09.09.2019 – Besorgniserregendes Déjà-vu beim Einzelhandelskonzept

Fahrräder, Fahrradteile und –zubehör sollen laut fortgeschriebenem Einzelhandelskonzept nicht mehr als zentrenrelevantes Sortiment eingestuft werden. Die Gutachter des Konzepts erhoffen sich dadurch ein vereinfachtes Ansiedlungsverfahren für großflächige Fahrrad-Outlets wie Decathlon oder andere Großanbieter in Hamm. Für Siegbert Künzel, GRÜNES Mitglied im Ausschuss für Stadtentwicklung und Verkehr, ein besorgniserregendes Déjà-vu. Mit der Herausnahme von Bettwaren, Heimtextilien und anderen Warengruppen aus der Hammer Liste für zentrenrelevante Sortimente wurde schon 2010 perspektivisch die Ansiedlung von Möbel-Finke vorbereitet.
Nun droht auch den elf in Hamm etablierten Fahrradhändlern ein ähnliches Schicksal, befürchtet Künzel. Die lokalen Fahrradhändler liegen alle in integrierten Lagen in der Innenstadt, den Stadtteilzentren oder sogenannten Ergänzungsstandorten, sind schnell erreichbar und bestechen durch Kompetenz, hervorragende Beratung und guten Kundenservice. Sie sind allerdings auch auf den Verkauf von (hochwertigen) Fahrrädern und Fahrradzubehör angewiesen. „Alleine von der Reparatur können die Hammer Fahrradhändler nicht überleben!“ so Künzel. Und genau hier befürchtet er mittelfristig gefährliche Konkurrenz durch großflächige Anbieter.

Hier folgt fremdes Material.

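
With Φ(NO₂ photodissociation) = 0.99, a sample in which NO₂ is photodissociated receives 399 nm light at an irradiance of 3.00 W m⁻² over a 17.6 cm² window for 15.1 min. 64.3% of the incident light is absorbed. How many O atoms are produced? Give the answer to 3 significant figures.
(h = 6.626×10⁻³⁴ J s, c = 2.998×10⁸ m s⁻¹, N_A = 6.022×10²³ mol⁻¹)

6.12×10¹⁸ atoms

Photon energy at 399 nm: hc/λ = (6.626×10⁻³⁴)(2.998×10⁸)/(399×10⁻⁹) = 4.979×10⁻¹⁹ J.
Energy delivered: (3.00 W m⁻²)(17.6×10⁻⁴ m²)(906 s) = 4.784 J.
Photons incident: 4.784 / 4.979×10⁻¹⁹ = 9.608×10¹⁸, i.e. 9.608×10¹⁸/6.022×10²³ = 1.595×10⁻⁵ mol.
Photons absorbed: 0.643 × 1.595×10⁻⁵ = 1.026×10⁻⁵ mol.
Product: Φ × n_abs = 0.99 × 1.026×10⁻⁵ = 1.016×10⁻⁵ mol.
As a count: 1.016×10⁻⁵ × 6.022×10²³ = 6.12×10¹⁸.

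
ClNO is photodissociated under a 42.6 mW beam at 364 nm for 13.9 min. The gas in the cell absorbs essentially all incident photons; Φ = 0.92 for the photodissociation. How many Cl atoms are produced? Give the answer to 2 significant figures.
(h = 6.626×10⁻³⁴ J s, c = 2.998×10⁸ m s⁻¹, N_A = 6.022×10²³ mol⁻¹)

6.0×10¹⁹ atoms

Photon energy at 364 nm: hc/λ = (6.626×10⁻³⁴)(2.998×10⁸)/(364×10⁻⁹) = 5.457×10⁻¹⁹ J.
Energy delivered: (42.6 mW)(834 s) = 35.53 J.
Photons incident: 35.53 / 5.457×10⁻¹⁹ = 6.511×10¹⁹, i.e. 6.511×10¹⁹/6.022×10²³ = 1.081×10⁻⁴ mol.
Product: Φ × n_abs = 0.92 × 1.081×10⁻⁴ = 9.945×10⁻⁵ mol.
As a count: 9.945×10⁻⁵ × 6.022×10²³ = 6.0×10¹⁹.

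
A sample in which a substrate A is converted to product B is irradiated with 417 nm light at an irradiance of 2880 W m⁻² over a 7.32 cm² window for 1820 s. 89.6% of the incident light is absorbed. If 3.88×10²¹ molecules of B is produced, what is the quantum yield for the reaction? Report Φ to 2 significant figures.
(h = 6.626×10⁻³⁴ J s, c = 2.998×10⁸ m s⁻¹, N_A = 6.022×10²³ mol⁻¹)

Product: 3.88×10²¹ / 6.022×10²³ = 0.006443 mol.
Photon energy at 417 nm: hc/λ = (6.626×10⁻³⁴)(2.998×10⁸)/(417×10⁻⁹) = 4.764×10⁻¹⁹ J.
Energy delivered: (2880 W m⁻²)(7.32×10⁻⁴ m²)(1820 s) = 3837 J.
Photons incident: 3837 / 4.764×10⁻¹⁹ = 8.054×10²¹, i.e. 8.054×10²¹/6.022×10²³ = 0.01337 mol.
Photons absorbed: 0.896 × 0.01337 = 0.01198 mol.
Φ = 0.006443 mol / 0.01198 mol photons = 0.54.

Φ = 0.54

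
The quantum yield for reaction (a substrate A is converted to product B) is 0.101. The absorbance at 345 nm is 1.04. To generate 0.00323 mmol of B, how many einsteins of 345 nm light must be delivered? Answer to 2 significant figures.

3.5e-5 einstein

Product: 0.00323 mmol = 3.23e-6 mol.
Photons that must be absorbed: 3.23e-6 / 0.101 = 3.198e-5 mol.
Fraction absorbed: 1 − 10^(−1.04) = 0.9088.
Incident photons needed: 3.198e-5 / 0.9088 = 3.519e-5 mol.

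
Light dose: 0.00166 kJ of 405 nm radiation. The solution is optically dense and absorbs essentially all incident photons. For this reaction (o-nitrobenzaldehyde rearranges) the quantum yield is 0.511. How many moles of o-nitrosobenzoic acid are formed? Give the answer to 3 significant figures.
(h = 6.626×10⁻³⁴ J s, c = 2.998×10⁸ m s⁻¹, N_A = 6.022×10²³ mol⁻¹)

2.87×10⁻⁶ mol

Photon energy at 405 nm: hc/λ = (6.626×10⁻³⁴)(2.998×10⁸)/(405×10⁻⁹) = 4.905×10⁻¹⁹ J.
Incident energy: 0.00166 kJ = 1.66 J.
Photons incident: 1.66 / 4.905×10⁻¹⁹ = 3.384×10¹⁸, i.e. 3.384×10¹⁸/6.022×10²³ = 5.619×10⁻⁶ mol.
Product: Φ × n_abs = 0.511 × 5.619×10⁻⁶ = 2.871×10⁻⁶ mol.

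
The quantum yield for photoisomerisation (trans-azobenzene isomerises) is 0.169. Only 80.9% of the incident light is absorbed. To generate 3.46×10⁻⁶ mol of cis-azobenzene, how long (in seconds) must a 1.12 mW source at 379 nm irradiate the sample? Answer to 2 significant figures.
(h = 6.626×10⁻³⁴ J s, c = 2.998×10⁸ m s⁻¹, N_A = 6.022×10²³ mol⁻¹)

t ≈ 7100 s

Photons that must be absorbed: 3.46×10⁻⁶ / 0.169 = 2.047×10⁻⁵ mol.
Incident photons needed: 2.047×10⁻⁵ / 0.809 = 2.530×10⁻⁵ mol.
Photon energy: hc/λ = 5.241×10⁻¹⁹ J; per mole, 3.156×10⁵ J mol⁻¹.
Energy required: 2.530×10⁻⁵ × 3.156×10⁵ = 7.985 J.
Time: 7.985 J / 0.00112 W = 7100 s.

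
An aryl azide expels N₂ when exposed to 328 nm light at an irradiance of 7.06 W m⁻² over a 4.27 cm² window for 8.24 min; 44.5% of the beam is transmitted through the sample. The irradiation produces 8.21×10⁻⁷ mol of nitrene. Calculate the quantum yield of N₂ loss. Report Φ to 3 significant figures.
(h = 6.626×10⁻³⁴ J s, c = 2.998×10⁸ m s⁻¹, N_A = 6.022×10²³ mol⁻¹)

Φ = 0.362

Photon energy at 328 nm: hc/λ = (6.626×10⁻³⁴)(2.998×10⁸)/(328×10⁻⁹) = 6.056×10⁻¹⁹ J.
Energy delivered: (7.06 W m⁻²)(4.27×10⁻⁴ m²)(494.4 s) = 1.490 J.
Photons incident: 1.490 / 6.056×10⁻¹⁹ = 2.460×10¹⁸, i.e. 2.460×10¹⁸/6.022×10²³ = 4.085×10⁻⁶ mol.
Fraction absorbed: 1 − 44.5/100 = 0.5550.
Photons absorbed: 0.5550 × 4.085×10⁻⁶ = 2.267×10⁻⁶ mol.
Φ = 8.21×10⁻⁷ mol / 2.267×10⁻⁶ mol photons = 0.362.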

Der Gutachter argumentiert nämlich, dass ein zunehmender Flächenbedarf im Fahrrad-Facheinzelhandel zu beobachten sei. 2.000 m² Verkaufsfläche und mehr seien in den städtischen Oberzentren keine Seltenheit mehr für Fahrradoutlets, teilweise mit eigener In-Door-Versuchsstrecke. Und solche Flächen gibt es in Hamm nicht in den zentralen Lagen. Die Einordnung als nicht-zentrenrelevantes Sortiment hätte, so der Gutachter, den Vorteil, großflächige Einzelhandelsansiedlungen oder Verlagerungen planerisch leichter umzusetzen – auch an nicht-integrierten Standorten.
Die Gefahr, so Künzel, liegt darin, dass potentielle Kunden ihre Fahrräder im Outlet kaufen und für die lokalen Fahrradhändler nur noch die Krumen – sprich die Wartung und Reparatur – übrig bleiben. „Die hervorragende Beratung und der Service in relativer Wohnortnähe durch die Hammer Fahrradhändler stehen damit mittelfristig zur Disposition“, so der GRÜNE Politiker. Die gut funktionierende Versorgungsinfrastruktur würde so zerschlagen. „Mit einem kaputten Fahrrad muss ich auch ohne Auto die nächste Fahrradwerkstatt erreichen können!“ plädiert Künzel für die Beibehaltung der bisherigen Regelung.
Für ihn ist es anachronistisch, dass „Ton- und Bildträger“ als zentrenrelevant eingestuft werden, obwohl diese Angebote durch die „Streaming Dienste“ oder Online-Händler kaum noch eine Rolle im Hammer Einzelhandel spielen und nur noch rudimentär angeboten werden.